BY RYAN BLACK | firstname.lastname@example.org
AUBURN, Ala. — Forget the numbers.
Look, I know it will be hard. After all, we’ve been bombarded with them non-stop during Auburn’s offseason. It can overwhelm the mind if one stops to think about it; the list is dizzying. The statistics click by at a pace that would please Gus Malzahn.
Nick Marshall threw for 3,142 yards and 18 touchdowns at Garden City Community College last season.
He ran for 1,095 yards and 19 touchdowns.
The Tigers allowed opponents to rack up 420.5 yards per game on them last year.
Auburn wants to run as many plays as possible this fall — and for comparison’s sake, last season’s leader was Marshall, which had 92.8 offensive snaps per game.
It goes on and on.
But no statistic has been cited more often that the Tigers’ record in 2012: 3-9. A win Saturday against Washington State could go a long way toward finally putting last season to bed. Malzahn isn’t necessarily putting any additional pressure on himself or the team — at least not publicly.
Not that it should come as any surprise. Malzahn isn’t the type for bluster.
Even he had to admit it would be nice to begin his tenure at Auburn with a victory, though.
“It doesn’t matter if it’s the first game or any game,” he said. “I want us to play. I want us to do things right, to be disciplined and protect the football, play hard. It’s no different than any other (game), but I think it’s common sense. We’ve got a team that had great struggles last year, so definitely it’d be great to get off to a good start.”
And if the Tigers are going emerge with a ‘W’ in Game Numero Uno, it will ultimately rest with Malzahn. Two men will have a say in the offense’s play-calling. Not surprisingly, numbers come into play here, too — it’s a matter of simple subtraction.
Offensive coordinator Rhett Lashlee will speak his piece. Malzahn will think about it. And then Malzahn will decide which play to run.
Some Tigers might have to settle for being a little disappointed their number — yes, there’s that word again — isn’t called often. Since Malzahn prefers to lean more toward the run, Auburn’s receivers will have to make the most of their opportunities in the passing game.
Then again, anything beats last season. No player has said it yet, but reading between the lines, it’s easy to deduce: They loathed Scot Loeffler’s pro-style system, which produced a putrid 18.7 points per game.
Yep, more stats.
They’re just impossible to avoid.
Similarly, receiver Quan Bray tiptoed around the elephant in the room regarding Loeffler’s less-than-stellar — to put it nicely — offensive output last year.

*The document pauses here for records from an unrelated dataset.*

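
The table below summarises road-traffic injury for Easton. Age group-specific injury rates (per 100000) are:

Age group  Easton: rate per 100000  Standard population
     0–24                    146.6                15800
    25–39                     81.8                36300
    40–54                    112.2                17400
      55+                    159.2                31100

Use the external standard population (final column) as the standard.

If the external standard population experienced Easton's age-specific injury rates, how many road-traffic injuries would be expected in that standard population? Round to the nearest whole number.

Expected road-traffic injuries = Σ (standard pop × age-specific rate ÷ 100000)
= 15800×146.6/100000 + 36300×81.8/100000 + 17400×112.2/100000 + 31100×159.2/100000
= 23.16 + 29.69 + 19.52 + 49.51 = 121.89.

122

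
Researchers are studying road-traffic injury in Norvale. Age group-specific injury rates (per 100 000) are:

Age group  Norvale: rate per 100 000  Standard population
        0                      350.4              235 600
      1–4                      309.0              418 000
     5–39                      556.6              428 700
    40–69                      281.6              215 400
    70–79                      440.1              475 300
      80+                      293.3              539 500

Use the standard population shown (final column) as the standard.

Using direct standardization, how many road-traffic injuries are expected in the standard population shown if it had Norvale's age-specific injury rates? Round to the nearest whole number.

Expected road-traffic injuries = Σ (standard pop × age-specific rate ÷ 100 000)
= 235 600×350.4/100 000 + 418 000×309.0/100 000 + 428 700×556.6/100 000 + 215 400×281.6/100 000 + 475 300×440.1/100 000 + 539 500×293.3/100 000
= 825.54 + 1291.62 + 2386.14 + 606.57 + 2091.80 + 1582.35 = 8784.02.

8784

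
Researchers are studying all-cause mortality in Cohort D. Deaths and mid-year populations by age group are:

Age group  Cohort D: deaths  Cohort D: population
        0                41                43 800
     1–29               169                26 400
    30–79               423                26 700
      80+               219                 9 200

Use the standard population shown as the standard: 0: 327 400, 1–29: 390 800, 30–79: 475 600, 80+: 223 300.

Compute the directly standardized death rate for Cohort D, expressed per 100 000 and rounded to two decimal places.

Age-specific rates per 100 000 for Cohort D: 93.61, 640.15, 1584.27, 2380.43.
Standard total = 1 417 100; weights = 0.2310, 0.2758, 0.3356, 0.1576.
Standardized rate: 0.2310×93.61 + 0.2758×640.15 + 0.3356×1584.27 + 0.1576×2380.43 = 1104.9665 per 100 000.

1104.97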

No, that’s not Bray’s way.
Like a good company man, he chose to emphasize what he liked about the hurry-up, no-huddle scheme the Tigers will use this fall.
“We have a lot spread guys,” the junior receiver said. “For (Malzahn) to come back, it’s a great thing because we have a lot of speed on the inside and on the outside and we’ve got a lot of playmakers at every position.”
So what kind of — wait for it — numbers will the Tigers tally in the opener?
Bray wasn’t shy about giving his take. Heck, he’s already thrown a number (yes, again) out there for Saturday: He wants to see the Tigers put 70 points on the board.
A lofty goal, if nothing else. A bit misguided, but lofty nonetheless.
Anyone focusing on the Tigers’ point total Saturday is missing the point.
Call it the Reverse Grantland Rice Theory.
When people look back on Saturday’s contest one day, they won’t care how the Tigers played the game.
What will matter is whether the Tigers won or lost.
It’s a harsh truth, but numbers show no favoritism.
Unlike most statistics, it’s an adage worth remembering.